The Conroe City Council spent a large portion of its Feb. 26 meeting responding to Attorney General Opinion KP0511, which council members and staff said affirms that a quorum of Conroe’s governing body requires four members.

The council and members of the public sharply disagreed about why the opinion was sought and what it means for local practice. "The Attorney General's opinion simply restates the general framework," John Sellers, a candidate for Council Place 5, told the council during citizen comment. Sellers said the opinion "does not provide legal clearance for any specific situation" and pledged that, if elected, he would not use serial communications to build consensus outside openly posted meetings. "Transparency isn't about what you can legally get away with. It's about earning and keeping the public's trust," he said.
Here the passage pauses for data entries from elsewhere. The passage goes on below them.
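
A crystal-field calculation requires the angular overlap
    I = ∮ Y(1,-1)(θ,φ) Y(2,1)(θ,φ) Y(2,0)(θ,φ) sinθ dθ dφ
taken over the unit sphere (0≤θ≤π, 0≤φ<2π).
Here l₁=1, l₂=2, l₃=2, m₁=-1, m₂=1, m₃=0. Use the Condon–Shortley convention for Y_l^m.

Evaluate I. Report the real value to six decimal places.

0.000000

L=5 odd ⇒ parity kills the (l;000) factor ⇒ I = 0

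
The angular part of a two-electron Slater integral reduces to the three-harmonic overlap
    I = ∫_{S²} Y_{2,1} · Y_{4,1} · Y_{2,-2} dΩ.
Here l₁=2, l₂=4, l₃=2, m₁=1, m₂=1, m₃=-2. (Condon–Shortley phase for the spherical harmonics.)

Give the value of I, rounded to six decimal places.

-0.090112

Checks pass: Σm=0; 8 even; l₃=2∈[2,6].
(2·2+1)(2·4+1)(2·2+1) = 225
Δ: 4! 0! 4! / 9! → 1/630
sum: t=2:+1/16 = 1/16
3j²(2 4 2; 0 0 0) = Δ·Π!·Σ² = 2/35  (sign +1)
sum: t=1:−1/144 = -1/144
3j²(2 4 2; 1 1 -2) = Δ·Π!·Σ² = 1/126  (sign -1)
combine: 4πI² = 225·2/35·1/126 = 5/49
take √, sign -1: I = -0.09011188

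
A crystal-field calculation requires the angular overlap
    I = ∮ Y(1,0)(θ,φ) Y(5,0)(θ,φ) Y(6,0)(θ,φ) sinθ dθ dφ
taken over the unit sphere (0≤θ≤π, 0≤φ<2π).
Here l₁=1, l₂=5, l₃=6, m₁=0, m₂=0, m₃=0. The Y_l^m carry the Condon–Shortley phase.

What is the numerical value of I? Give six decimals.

m-sum 0 ✓  L=12 even ✓  4≤6≤6 ✓
Π(2lᵢ+1) = 3×11×13 = 429
triangle coeff Δ(1,5,6) = 1/858
Σ_t [0,0]: t=0:+1/14400 = 1/14400
(3j)²=6/143 [(1 5 6; 0 0 0)], sign=+1
(m-triple is (0,0,0) — same symbol as above.)
⇒ 4πI² = 108/143
I = (+1)√(108/143/(4π)) = 0.24515397

0.245154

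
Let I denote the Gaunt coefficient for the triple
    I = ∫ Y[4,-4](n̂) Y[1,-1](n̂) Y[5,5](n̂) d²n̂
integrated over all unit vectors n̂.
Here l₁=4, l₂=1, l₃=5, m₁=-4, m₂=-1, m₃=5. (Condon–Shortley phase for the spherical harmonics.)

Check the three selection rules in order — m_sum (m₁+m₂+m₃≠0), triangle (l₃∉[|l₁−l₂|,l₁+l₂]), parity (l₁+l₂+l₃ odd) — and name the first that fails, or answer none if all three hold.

none

Σmᵢ = 0  ✓
l₃∈[|l₁−l₂|,l₁+l₂]=[3,5], have l₃=5  ✓
Σlᵢ = 10 ⇒ even  ✓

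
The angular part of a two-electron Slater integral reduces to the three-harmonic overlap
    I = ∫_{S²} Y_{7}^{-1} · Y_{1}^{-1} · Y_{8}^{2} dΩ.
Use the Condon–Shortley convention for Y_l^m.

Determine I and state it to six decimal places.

Checks pass: Σm=0; 16 even; l₃=8∈[6,8].
(2·7+1)(2·1+1)(2·8+1) = 765
Δ: 0! 14! 2! / 17! → 1/2040
sum: t=0:+1/25401600 = 1/25401600
3j²(7 1 8; 0 0 0) = Δ·Π!·Σ² = 8/255  (sign +1)
sum: t=0:+1/58060800 = 1/58060800
3j²(7 1 8; -1 -1 2) = Δ·Π!·Σ² = 3/136  (sign +1)
combine: 4πI² = 765·8/255·3/136 = 9/17
take √, sign +1: I = 0.20525411

0.205254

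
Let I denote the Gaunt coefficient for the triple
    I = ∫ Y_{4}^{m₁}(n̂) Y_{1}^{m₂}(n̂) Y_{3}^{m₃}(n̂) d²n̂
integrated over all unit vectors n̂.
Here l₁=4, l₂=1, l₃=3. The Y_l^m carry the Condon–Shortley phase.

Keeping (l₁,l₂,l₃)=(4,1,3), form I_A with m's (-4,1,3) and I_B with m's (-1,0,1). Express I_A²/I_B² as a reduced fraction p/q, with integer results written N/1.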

Councilwoman Shauna Porter, who had asked that the opinion be placed on the agenda, said the AG’s response "confirmed our charter" and that the city’s voters previously rejected proposed charter changes that would have altered quorum rules. Porter urged the city to post the opinion on the city website so residents could read it for themselves.

Mayor Pro Tem Wood and other council members characterized the AG opinion as a legal restatement, not an investigator’s factual finding. "He did not investigate any events," Mayor Pro Tem Wood said, stressing the opinion’s limits. Mayor and other council members outlined the procedural history—letters to the county attorney, referrals to the AG, and prior council votes—and at times pushed back at criticisms that earlier actions were improper.

The exchange touched on related governance issues raised by public commenters, including whether the city intends to post a vacancy for the city attorney or temporarily assign legal duties to an acting administrator; several speakers warned against concentrating legal and executive authority in a single unelected official during an election cycle.

No formal policy change or vote on the AG opinion occurred at the meeting. Council members and staff said the conversation was intended to clarify the legal posture moving forward; the mayor then moved the agenda on to other business.

Why it matters: The AG opinion and the council’s discussion affect how the council interprets its charter and conduct public business. The topic also surfaced in the campaign season: several candidates who spoke at the meeting framed their platforms around transparency and open-government commitments.

Next steps: The council finished the meeting and continued through a full agenda of presentations and routine votes; the coming city election and planned agenda items will determine whether the issue returns for further formal action.